2019年に独立行政法人情報処理推進機構(IPA)が行なった「デジタル・トランスフォーメーション推進人材の機能と役割のあり方に関する調査」ではDX人材の一例として以下の6つの職種が定義されています。

●プロデューサー
DXやデジタルビジネスの実現を主導するリーダー格の人材

●ビジネスデザイナー
DXやデジタルビジネスの企画・立案・推進等を担う人材

●アーキテクト
DXやデジタルビジネスに関するシステムを設計できる人材

●データサイエンティスト/AIエンジニア
DXに関するデジタル技術(AI、IoT)やデータ解析に精通した人材

●UXデザイナー
DXやデジタルビジネスのユーザー向けデザインを担当する人材

●エンジニア/プログラマ
上記以外にデジタルシステムの実装やインフラ構築等を担う人材

職種としてはこのように細分化されていますが、求められるDX人材一般に共通するイメージをまとめると、次のような点に集約されます。

・ビジネス・開発・運用にまたがった視点を持ち、横断的でフレキシブルな視点や思考を持っている人
・考え実行し、関係者を巻き込んでいくことができる人
・既存のものから脱却して新しい価値を生み出すことができる人

DX人材をどのように確保するのか?

短期間でDX人材を確保するには、外部人材を活用するほうが早いと思われるかもしれません。
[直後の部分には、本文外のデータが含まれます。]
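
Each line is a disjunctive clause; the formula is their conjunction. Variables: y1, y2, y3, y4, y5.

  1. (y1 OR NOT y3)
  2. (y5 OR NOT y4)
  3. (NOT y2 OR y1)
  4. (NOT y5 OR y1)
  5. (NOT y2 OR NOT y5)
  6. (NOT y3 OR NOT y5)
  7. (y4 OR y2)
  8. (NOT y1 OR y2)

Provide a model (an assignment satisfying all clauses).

y1=True  y2=True  y3=False  y4=False  y5=False

Check each clause:
  1. (NOT y3 OR y1) — y1 is true.
  2. (NOT y4 OR y5) — NOT y4 is true.
  3. (NOT y2 OR y1) — y1 is true.
  4. (NOT y5 OR y1) — y1 is true.
  5. (NOT y2 OR NOT y5) — NOT y5 is true.
  6. (NOT y5 OR NOT y3) — NOT y5 is true.
  7. (y4 OR y2) — y2 is true.
  8. (NOT y1 OR y2) — y2 is true.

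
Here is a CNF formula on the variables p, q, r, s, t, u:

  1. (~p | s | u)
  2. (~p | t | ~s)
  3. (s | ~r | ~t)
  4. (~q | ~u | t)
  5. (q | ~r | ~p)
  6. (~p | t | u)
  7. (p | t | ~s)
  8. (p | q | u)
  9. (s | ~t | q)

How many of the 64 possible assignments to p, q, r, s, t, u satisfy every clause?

20

Case analysis on p and t:
  p=1, t=1: 7 of the 16 assignments to (q,r,s,u) work.
  p=1, t=0: remaining (q,r,s,u) ∈ {(0,0,0,1)} — 1.
  p=0, t=1: 8 of the 16 assignments to (q,r,s,u) work.
  p=0, t=0: remaining (q,r,s,u) ∈ {(0,0,0,1); (0,1,0,1); (1,0,0,0); (1,1,0,0)} — 4.
Total: 7 + 1 + 8 + 4 = 20.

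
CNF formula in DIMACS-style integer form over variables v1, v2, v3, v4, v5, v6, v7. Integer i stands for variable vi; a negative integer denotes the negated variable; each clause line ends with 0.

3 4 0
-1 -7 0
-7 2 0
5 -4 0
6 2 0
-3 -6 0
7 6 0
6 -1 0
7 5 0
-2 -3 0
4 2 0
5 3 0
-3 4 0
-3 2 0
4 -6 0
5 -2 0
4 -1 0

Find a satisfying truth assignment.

Pure literal: v5 appears only positively; assign v5 = True.
Set v1 = True and propagate.
  then v7 is forced to False.
  then v6 is forced to True.
  then v3 is forced to False.
  then v4 is forced to True.
v2 is now unconstrained; take v2 = False.

v1=T  v2=F  v3=F  v4=T  v5=T  v6=T  v7=F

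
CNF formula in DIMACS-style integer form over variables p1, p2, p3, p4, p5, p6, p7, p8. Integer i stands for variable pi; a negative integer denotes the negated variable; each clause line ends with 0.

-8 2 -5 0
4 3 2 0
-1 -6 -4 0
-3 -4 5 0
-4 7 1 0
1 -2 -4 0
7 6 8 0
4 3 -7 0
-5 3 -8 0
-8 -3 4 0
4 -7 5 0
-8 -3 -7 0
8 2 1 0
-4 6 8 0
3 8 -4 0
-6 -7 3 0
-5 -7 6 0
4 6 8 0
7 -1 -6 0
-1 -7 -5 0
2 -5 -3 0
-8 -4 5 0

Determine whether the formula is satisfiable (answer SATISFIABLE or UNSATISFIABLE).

SATISFIABLE

Try p1 = False.
Set p2 = True and propagate.
  then p4 is forced to False.
Try p3 = False.
  then p7 is forced to False.
The remaining clauses are satisfied by p5 = False, p6 = False, p8 = True.
Every clause has at least one true literal under this assignment.
So p1=F, p2=T, p3=F, p4=F, p5=F, p6=F, p7=F, p8=T is a satisfying assignment.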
ただし、即戦力となる優秀な人材は獲得競争が激しく、採用難易度が非常に高いのが現状です。社内でDX人材を育成すれば、事業戦略と連動した教育プログラムを提供できるというメリットもあります。まずは既存の人材を育成することを考えてみましょう。

DX人材にとって働きやすい環境の整備も重要です。独立行政法人情報処理推進機構(IPA)社会基盤センターが発行する「IT人材白書2019」によれば、IT企業への応募者が一部を除いて減少傾向にあり、IT企業からユーザー企業への人材の流動化も高まる中で、採用応募件数が多い企業に共通するのは、「互いに成長する・学びあう・助け合う土壌がある」「リスクをとって新しいことにチャレンジする」「社内の風通しがよく、情報共有がうまくいっている」、「多様な価値観を受け入れる/重んじる」などの特性。IT人材にとって魅力的なこうした職場風土を作ることも、人材確保の上で重要なポイントとなるでしょう。